The Taser's Edge

The Plot Against America by Philip Roth

In The Plot Against America, Philip Roth imagines a tweaked history of the United States.  In the other 1940, American aviator, celebrity, anti-Semite, and isolationist Charles Lindbergh wins the Republican nomination.  Campaigning on the argument that a vote for FDR is a vote for war, he wins the election handily.  After Lindbergh becomes president, the US signs a non-agression pact with Nazi Germany.  This book follows what this all means through the eyes of a Jewish family in Newark, and particularly through the eyes of a small boy in that family named Philip Roth.

I call it ‘tweaked history’ rather than ‘alternate history’ because the book, or at least the first 3/4 of it, is eerily plausible.  So plausible that it was actually difficult for me to  read at long stretches.  One of the most difficult sections is when the Roths take a family trip to see the sites of Washington, DC.
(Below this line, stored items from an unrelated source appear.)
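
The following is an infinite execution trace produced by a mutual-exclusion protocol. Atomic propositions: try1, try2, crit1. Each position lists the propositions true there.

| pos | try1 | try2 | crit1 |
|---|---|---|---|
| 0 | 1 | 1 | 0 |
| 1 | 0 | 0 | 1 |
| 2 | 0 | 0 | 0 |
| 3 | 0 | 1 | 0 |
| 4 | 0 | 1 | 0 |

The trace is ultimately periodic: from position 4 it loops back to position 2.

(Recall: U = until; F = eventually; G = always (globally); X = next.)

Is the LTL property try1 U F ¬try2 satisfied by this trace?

Yes

Walking from position 0: F ¬try2 first holds at position 0, and try1 holds at every earlier position along the way, so try1 U F ¬try2 holds.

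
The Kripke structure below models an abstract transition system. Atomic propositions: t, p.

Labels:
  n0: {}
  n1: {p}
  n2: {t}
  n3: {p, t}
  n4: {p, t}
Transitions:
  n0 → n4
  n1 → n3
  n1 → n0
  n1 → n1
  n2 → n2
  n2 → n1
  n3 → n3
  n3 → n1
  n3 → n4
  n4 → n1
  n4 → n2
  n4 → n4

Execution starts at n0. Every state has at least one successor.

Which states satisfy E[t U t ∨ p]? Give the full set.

{n1, n2, n3, n4}

States satisfying t: {n2, n3, n4}.
States satisfying t ∨ p: {n1, n2, n3, n4}.
States satisfying E[t U t ∨ p]: {n1, n2, n3, n4}.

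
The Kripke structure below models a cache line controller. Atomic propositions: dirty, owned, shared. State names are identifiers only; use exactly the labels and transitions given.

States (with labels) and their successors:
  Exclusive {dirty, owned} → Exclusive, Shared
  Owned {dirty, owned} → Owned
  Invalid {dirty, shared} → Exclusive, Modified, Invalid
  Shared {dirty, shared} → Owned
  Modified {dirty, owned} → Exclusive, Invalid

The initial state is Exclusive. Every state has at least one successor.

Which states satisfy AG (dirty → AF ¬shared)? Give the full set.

{Exclusive, Owned, Shared}

States satisfying dirty → AF ¬shared: {Exclusive, Owned, Shared, Modified}.
States satisfying AG (dirty → AF ¬shared): {Exclusive, Owned, Shared}.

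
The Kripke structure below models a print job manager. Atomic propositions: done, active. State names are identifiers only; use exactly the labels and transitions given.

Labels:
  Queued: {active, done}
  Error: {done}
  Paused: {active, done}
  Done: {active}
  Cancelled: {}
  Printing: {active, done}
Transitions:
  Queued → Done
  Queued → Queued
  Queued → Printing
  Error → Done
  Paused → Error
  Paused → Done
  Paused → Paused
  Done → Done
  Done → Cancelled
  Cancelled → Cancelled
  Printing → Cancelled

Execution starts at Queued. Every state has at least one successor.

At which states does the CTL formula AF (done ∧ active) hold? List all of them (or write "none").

{Queued, Paused, Printing}

States satisfying done ∧ active: {Queued, Paused, Printing}.
States satisfying AF (done ∧ active): {Queued, Paused, Printing}.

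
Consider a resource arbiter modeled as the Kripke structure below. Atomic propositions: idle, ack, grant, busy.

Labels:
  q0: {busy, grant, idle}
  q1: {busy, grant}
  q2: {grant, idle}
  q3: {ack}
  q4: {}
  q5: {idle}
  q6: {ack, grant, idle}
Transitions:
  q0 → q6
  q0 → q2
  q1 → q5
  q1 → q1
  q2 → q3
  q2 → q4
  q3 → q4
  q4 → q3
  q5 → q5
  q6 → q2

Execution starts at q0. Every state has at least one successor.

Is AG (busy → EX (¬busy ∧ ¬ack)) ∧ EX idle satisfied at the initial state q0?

Satisfied

States satisfying busy → EX (¬busy ∧ ¬ack): {q0, q1, q2, q3, q4, q5, q6}.
States satisfying AG (busy → EX (¬busy ∧ ¬ack)): {q0, q1, q2, q3, q4, q5, q6}.
States satisfying idle: {q0, q2, q5, q6}.
States satisfying EX idle: {q0, q1, q5, q6}.
States satisfying AG (busy → EX (¬busy ∧ ¬ack)) ∧ EX idle: {q0, q1, q5, q6}.
q0 ∈ Sat(AG (busy → EX (¬busy ∧ ¬ack)) ∧ EX idle).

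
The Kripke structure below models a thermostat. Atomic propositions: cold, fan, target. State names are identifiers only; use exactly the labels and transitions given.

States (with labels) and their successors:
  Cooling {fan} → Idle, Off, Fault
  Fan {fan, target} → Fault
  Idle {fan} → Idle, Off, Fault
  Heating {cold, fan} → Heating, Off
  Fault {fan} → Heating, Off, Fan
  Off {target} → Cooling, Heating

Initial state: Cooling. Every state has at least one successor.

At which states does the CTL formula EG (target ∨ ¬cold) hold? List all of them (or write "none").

{Cooling, Fan, Idle, Fault, Off}

States satisfying target ∨ ¬cold: {Cooling, Fan, Idle, Fault, Off}.
States satisfying EG (target ∨ ¬cold): {Cooling, Fan, Idle, Fault, Off}.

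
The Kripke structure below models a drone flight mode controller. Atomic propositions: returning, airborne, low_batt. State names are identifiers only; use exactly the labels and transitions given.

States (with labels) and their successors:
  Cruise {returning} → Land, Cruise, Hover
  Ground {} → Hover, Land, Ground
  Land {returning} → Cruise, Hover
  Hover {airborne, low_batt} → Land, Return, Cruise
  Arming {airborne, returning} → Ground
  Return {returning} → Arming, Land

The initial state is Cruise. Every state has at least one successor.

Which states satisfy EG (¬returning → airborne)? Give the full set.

States satisfying ¬returning → airborne: {Cruise, Land, Hover, Arming, Return}.
States satisfying EG (¬returning → airborne): {Cruise, Land, Hover, Return}.

{Cruise, Land, Hover, Return}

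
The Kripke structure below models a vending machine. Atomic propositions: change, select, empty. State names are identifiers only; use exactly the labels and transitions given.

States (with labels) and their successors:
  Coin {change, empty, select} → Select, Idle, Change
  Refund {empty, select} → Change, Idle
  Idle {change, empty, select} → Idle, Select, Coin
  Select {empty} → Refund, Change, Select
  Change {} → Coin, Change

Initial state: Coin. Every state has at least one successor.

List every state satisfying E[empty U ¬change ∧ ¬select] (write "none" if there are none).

States satisfying empty: {Coin, Refund, Idle, Select}.
States satisfying ¬change ∧ ¬select: {Select, Change}.
States satisfying E[empty U ¬change ∧ ¬select]: {Coin, Refund, Idle, Select, Change}.

{Coin, Refund, Idle, Select, Change}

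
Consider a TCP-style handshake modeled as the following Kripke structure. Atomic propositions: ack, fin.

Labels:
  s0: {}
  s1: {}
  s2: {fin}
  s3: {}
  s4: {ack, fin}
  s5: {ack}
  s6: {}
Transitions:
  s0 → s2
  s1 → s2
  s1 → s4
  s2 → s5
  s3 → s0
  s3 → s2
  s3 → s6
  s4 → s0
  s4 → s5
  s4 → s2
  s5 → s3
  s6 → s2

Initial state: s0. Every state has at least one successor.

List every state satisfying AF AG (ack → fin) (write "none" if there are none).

States satisfying AG (ack → fin): ∅.
States satisfying AF AG (ack → fin): ∅.

none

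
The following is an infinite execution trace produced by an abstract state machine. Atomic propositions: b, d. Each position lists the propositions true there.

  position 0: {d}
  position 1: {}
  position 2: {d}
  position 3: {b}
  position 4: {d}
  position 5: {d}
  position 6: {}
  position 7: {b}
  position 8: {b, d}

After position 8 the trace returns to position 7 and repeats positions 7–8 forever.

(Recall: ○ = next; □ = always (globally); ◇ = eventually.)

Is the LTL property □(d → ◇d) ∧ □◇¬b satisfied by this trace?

No

d → ◇d holds at every position 0..8, and those are all positions ever visited, so □(d → ◇d) holds.
Positions where d holds: 0, 2, 4, 5, 8.
Check ◇d at each: 0→ok, 2→ok, 4→ok, 5→ok, 8→ok.
◇¬b must hold at every position from 0 onward. It fails at position 7, so □◇¬b is false.
At position 0: □(d → ◇d) is true; □◇¬b is false; so □(d → ◇d) ∧ □◇¬b is false.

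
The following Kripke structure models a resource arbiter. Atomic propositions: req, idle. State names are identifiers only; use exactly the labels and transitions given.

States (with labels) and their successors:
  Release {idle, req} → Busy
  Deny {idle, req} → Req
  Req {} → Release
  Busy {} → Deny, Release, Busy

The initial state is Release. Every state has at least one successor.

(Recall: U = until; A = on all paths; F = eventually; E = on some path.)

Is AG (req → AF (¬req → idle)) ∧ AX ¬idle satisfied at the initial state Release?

States satisfying req → AF (¬req → idle): {Release, Deny, Req, Busy}.
States satisfying AG (req → AF (¬req → idle)): {Release, Deny, Req, Busy}.
States satisfying ¬idle: {Req, Busy}.
States satisfying AX ¬idle: {Release, Deny}.
States satisfying AG (req → AF (¬req → idle)) ∧ AX ¬idle: {Release, Deny}.
Release ∈ Sat(AG (req → AF (¬req → idle)) ∧ AX ¬idle).

Holds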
There they visit the Lincoln Memorial and hear anti-Semitic comments directed at them at its base, return to their hotel to learn that they are being asked to leave with the excuse that their reservation booked months before is no good, then they stand in the street as President Lindbergh flies over the city piloting an Air Force jet and the crowds around them erupt in cheers.  I can believe that scenes similar to this have actually been experienced by minority families in the US capital.

The plausibility continues as the American Jewish community divides over how to approach Lindbergh’s administration, whether or not to believe growing rumors that there are programs underway in collusion with Nazi Germany to answer the Jewish Question in North America.  Some prominent Jewish leaders cozy up to the administration and are rewarded with jobs and celebrity, while those who fight new moves to politely yet coercively relocate Jews are labeled as fear-mongers not to be listened to.

Not to ruin the book, I will only say that I don’t think that Roth pulled off the ending, although I don’t think it would have been at all pleasant if he had written an ending in continuity with the rest of the book.

My basic take: if you’re interested in history, race in America, World War II, or trying out Philip Roth as an author, this is definitely worth your time, despite some disappointment near the end.